The thing is, this wasn't just laziness. It was some kind of bizarro teaching philosophy. The young teachers had no knowledge of things like books for practising letter formation, copywork, or dictation, which have been the building blocks of developing fluent writers for a few hundred years at least. They considered these ideas to be horribly old fashioned, but I suspect the real issue was that most of them could not seem to get a class of children to sit in their desks and work for 15 minutes, much less 45 for a lesson and practice.

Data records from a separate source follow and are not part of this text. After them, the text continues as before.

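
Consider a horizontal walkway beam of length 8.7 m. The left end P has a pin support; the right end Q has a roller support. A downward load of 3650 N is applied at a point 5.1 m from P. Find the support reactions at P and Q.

P_x = 0, P_y = 1510 N, Q_y = 2140 N

ΣM about P: Q_y·8.7 − 3650·5.1 = 0 → Q_y = 18615/8.7 = 2139.66 ≈ 2140 N.
ΣF_y = 0: P_y + 2139.66 − 3650 = 0 → P_y = 1510 N.
ΣF_x = 0: no horizontal applied forces, so P_x = 0.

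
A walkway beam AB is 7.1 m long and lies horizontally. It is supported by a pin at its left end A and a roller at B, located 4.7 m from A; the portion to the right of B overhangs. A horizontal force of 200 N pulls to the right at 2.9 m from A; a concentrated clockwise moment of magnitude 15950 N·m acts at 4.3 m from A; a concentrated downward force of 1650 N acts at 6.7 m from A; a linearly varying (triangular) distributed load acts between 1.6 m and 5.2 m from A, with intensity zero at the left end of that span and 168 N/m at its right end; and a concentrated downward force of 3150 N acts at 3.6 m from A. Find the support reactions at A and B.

Resultant of the triangular load: ½ × 168 × 3.6 = 302.4 N, acting at 4 m from A (one-third of the span from the peak).
Moments about A: B_y·4.7 − 15950 − 1650·6.7 − (½·168·3.6)·4 − 3150·3.6 = 0 → B_y = 39554.6/4.7 = 8415.87 ≈ 8416 N.
ΣF_y = 0: A_y + 8415.87 − 1650 − ½·168·3.6 − 3150 = 0 → A_y = -3313 N.
ΣF_x = 0: A_x + 200 = 0 → A_x = -200.0 N.

A_x = -200.0 N, A_y = -3313 N, B_y = 8416 N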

Add to that the lack of reading and writing I see in the older grades - the grade 12 academic English students read one modern novel in the course of the year - and all their work is online - and no surprise they can't read or write.

What age is grade 12?

Dolphinnoises · 26/11/2025 12:50

NCearlymitford · 26/11/2025 12:27

What age is grade 12?

Year 13

thenightsky · 26/11/2025 12:56

My 2, now adult DC went to the same school and had the same teachers. They read the same books at home.

DD's spelling and grammar is terrible. Her emails contain the usual 'should of' rubbish etc.

DS's writing is pretty perfect.

Difference is, DD is a social media addict. DS does not do social media at all, not even Whatsapp or Facebook.

I blame SM.

PluckyChancer · 26/11/2025 13:12

My DS (16yrs) has excellent grammar and spelling ability because DH is a stickler and taught him well. DH has a Masters in English.

My grammar is quite poor in comparison because we didn’t learn any grammar rules at my Comp school (late 1970’s) and despite two degrees, I’ve muddled along ok for now.

I have noticed that quite a few teachers at DS’s secondary school have poor writing skills too.
Unfortunately, DS isn’t in a position to correct them so they go unchecked, but he definitely spots them and occasionally will point out the worst offences against SPaG to us.

RampantIvy · 26/11/2025 13:23

I was always very keen to make sure DD wrote well. My background is copywriting and proof reading, although I suspect some of the posters on this thread might not think so.

She often used to complain when I pointed out corrections and said that the teachers didn't care.

However, at 25 she writes very well and writes clear and concise emails.

golemmings · 26/11/2025 13:37

I occasionally look at my manager's letters. I know she prides herself on doing them quickly but the poor formatting, typos, badly constructed sentences makes me feel embarrassed. She's not young, not a recent graduate.

FuckRealityBringMeABook · 26/11/2025 13:50

I teach an MA writing course and we get good students from good unis with good degrees who can't spell or punctuate.